Personal information
- Born: 5 November 1979 (age 46)

Sport
- Country: Malta
- Sport: Long-distance running

Medal record
Women's long-distance running
Representing Malta
Games of the Small States of Europe
| Gold medal – first place | 2019 Budva | 5000 m |
| Gold medal – first place | 2019 Budva | 10,000 m |
| Silver medal – second place | 2011 Shaan | 5000 m |
| Silver medal – second place | 2011 Shaan | 10,000 m |

= Lisa Marie Bezzina =

Maltese long-distance runner (born 1979)

Lisa Marie Bezzina (born 5 November 1979) is a Maltese long-distance runner.
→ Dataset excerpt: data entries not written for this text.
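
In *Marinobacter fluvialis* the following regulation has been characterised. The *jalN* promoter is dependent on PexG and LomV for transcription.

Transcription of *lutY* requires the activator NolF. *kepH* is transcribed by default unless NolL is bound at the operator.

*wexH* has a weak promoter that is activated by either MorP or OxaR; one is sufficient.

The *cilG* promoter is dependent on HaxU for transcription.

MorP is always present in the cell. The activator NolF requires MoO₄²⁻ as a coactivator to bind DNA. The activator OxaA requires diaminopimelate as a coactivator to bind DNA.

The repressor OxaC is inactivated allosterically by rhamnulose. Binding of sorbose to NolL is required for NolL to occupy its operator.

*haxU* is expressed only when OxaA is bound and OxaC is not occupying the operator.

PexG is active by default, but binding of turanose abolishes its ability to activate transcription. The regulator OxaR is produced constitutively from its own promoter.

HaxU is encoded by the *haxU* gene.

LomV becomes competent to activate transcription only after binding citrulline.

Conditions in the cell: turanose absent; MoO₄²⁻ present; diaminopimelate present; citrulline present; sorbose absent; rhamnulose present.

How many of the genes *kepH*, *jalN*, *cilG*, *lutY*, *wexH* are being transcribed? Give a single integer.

Sorbose is absent, so NolL is inactive.
With no repressor bound, *kepH* is transcribed.
→ *kepH* is ON.
Turanose is absent, so PexG is active.
Citrulline is present, so LomV is active.
No repressor is bound and PexG and LomV are active, so *jalN* is transcribed.
→ *jalN* is ON.
Diaminopimelate is present, so OxaA is active.
Rhamnulose is present, so OxaC is inactive.
No repressor is bound and OxaA is active, so *haxU* is transcribed.
So HaxU is produced and active.
No repressor is bound and HaxU is active, so *cilG* is transcribed.
→ *cilG* is ON.
MoO₄²⁻ is present, so NolF is active.
No repressor is bound and NolF is active, so *lutY* is transcribed.
→ *lutY* is ON.
MorP is produced constitutively and is active.
OxaR is produced constitutively and is active.
Activator MorP is present, so *wexH* is transcribed.
→ *wexH* is ON.
5 of the 5 genes are transcribed.

5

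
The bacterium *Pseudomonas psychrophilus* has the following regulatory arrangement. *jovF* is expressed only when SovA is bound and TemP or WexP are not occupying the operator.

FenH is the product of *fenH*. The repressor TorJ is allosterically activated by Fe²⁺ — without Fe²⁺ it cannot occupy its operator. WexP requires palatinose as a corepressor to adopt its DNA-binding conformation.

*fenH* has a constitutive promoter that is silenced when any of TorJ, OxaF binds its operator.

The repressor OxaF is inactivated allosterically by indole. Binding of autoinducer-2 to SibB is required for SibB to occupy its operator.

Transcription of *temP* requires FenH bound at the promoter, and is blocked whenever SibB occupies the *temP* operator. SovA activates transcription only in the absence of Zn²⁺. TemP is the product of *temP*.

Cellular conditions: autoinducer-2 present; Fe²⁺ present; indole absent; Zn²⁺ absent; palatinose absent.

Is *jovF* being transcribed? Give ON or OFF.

Fe²⁺ is present, so TorJ is active.
Indole is absent, so OxaF is active.
With repressor TorJ bound, *fenH* is not transcribed.
So FenH is not produced.
Autoinducer-2 is present, so SibB is active.
With repressor SibB bound, *temP* is not transcribed.
So TemP is not produced.
Zn²⁺ is absent, so SovA is active.
Palatinose is absent, so WexP is inactive.
No repressor is bound and SovA is active, so *jovF* is transcribed.

ON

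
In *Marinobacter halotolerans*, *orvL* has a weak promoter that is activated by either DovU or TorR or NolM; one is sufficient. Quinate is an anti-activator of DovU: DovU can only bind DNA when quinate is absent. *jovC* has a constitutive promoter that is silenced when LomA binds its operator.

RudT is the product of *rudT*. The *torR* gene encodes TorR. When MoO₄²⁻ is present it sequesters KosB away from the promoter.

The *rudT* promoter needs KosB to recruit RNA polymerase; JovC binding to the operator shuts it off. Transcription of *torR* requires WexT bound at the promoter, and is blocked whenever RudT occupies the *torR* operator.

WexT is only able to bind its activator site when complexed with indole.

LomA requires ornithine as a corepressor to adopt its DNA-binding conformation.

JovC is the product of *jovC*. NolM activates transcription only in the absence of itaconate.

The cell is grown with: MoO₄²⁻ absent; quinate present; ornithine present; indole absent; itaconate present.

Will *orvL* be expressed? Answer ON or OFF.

Quinate is present, so DovU is inactive.
MoO₄²⁻ is absent, so KosB is active.
Ornithine is present, so LomA is active.
With repressor LomA bound, *jovC* is not transcribed.
So JovC is not produced.
No repressor is bound and KosB is active, so *rudT* is transcribed.
So RudT is produced and active.
Indole is absent, so WexT is inactive.
With repressor RudT bound, *torR* is not transcribed.
So TorR is not produced.
Itaconate is present, so NolM is inactive.
No activator is available at the *orvL* promoter, so *orvL* is not transcribed.

OFF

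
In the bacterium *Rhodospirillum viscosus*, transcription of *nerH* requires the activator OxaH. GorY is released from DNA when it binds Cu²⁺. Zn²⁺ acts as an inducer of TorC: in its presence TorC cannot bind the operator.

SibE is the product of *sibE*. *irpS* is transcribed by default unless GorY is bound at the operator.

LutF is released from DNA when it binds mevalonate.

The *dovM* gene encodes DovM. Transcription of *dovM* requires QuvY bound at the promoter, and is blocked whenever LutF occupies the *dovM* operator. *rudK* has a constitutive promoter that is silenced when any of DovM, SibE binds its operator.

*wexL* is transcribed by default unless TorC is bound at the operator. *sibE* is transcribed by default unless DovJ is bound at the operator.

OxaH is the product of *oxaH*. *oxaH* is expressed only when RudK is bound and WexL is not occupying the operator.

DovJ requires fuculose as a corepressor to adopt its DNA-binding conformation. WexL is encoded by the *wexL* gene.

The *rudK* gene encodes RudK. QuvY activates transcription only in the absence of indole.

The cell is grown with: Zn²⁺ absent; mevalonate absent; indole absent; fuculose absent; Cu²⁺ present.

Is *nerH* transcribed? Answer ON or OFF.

OFF

Mevalonate is absent, so LutF is active.
Indole is absent, so QuvY is active.
With repressor LutF bound, *dovM* is not transcribed.
So DovM is not produced.
Fuculose is absent, so DovJ is inactive.
With no repressor bound, *sibE* is transcribed.
So SibE is produced and active.
With repressor SibE bound, *rudK* is not transcribed.
So RudK is not produced.
Zn²⁺ is absent, so TorC is active.
With repressor TorC bound, *wexL* is not transcribed.
So WexL is not produced.
Required activator RudK is absent, so *oxaH* is not transcribed.
So OxaH is not produced.
Required activator OxaH is absent, so *nerH* is not transcribed.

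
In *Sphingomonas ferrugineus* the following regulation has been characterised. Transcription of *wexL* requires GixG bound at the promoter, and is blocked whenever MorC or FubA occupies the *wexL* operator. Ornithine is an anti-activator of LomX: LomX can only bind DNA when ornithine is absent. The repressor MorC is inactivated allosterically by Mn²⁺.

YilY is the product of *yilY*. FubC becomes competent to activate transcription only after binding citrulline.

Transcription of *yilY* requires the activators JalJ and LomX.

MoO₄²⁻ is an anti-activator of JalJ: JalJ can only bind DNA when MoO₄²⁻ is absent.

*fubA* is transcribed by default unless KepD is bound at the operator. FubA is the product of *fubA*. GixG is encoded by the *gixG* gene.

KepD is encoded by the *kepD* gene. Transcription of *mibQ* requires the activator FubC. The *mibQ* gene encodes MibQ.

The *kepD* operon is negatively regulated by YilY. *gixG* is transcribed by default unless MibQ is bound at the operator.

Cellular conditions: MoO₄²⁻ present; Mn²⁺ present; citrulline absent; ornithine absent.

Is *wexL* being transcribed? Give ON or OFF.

ON

Mn²⁺ is present, so MorC is inactive.
MoO₄²⁻ is present, so JalJ is inactive.
Ornithine is absent, so LomX is active.
Required activator JalJ is absent, so *yilY* is not transcribed.
So YilY is not produced.
With no repressor bound, *kepD* is transcribed.
So KepD is produced and active.
With repressor KepD bound, *fubA* is not transcribed.
So FubA is not produced.
Citrulline is absent, so FubC is inactive.
Required activator FubC is absent, so *mibQ* is not transcribed.
So MibQ is not produced.
With no repressor bound, *gixG* is transcribed.
So GixG is produced and active.
No repressor is bound and GixG is active, so *wexL* is transcribed.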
She won the gold medal in both the women's 5000 metres and women's 10,000 metres events at the 2019 Games of the Small States of Europe held Budva, Montenegro.

== Career ==

In 2015, she competed in the women's 3000 metres event at the European Games held in Baku, Azerbaijan.

In 2018, she competed in the women's half marathon at the 2018 IAAF World Half Marathon Championships held in Valencia, Spain. She also competed in the women's half marathon at the 2018 Mediterranean Games held in Tarragona, Spain. She finished in 9th place.

In 2019, she competed in the senior women's race at the 2019 IAAF World Cross Country Championships. She finished in 104th place.

In 2020, she competed in the women's half marathon at the World Athletics Half Marathon Championships held in Gdynia, Poland.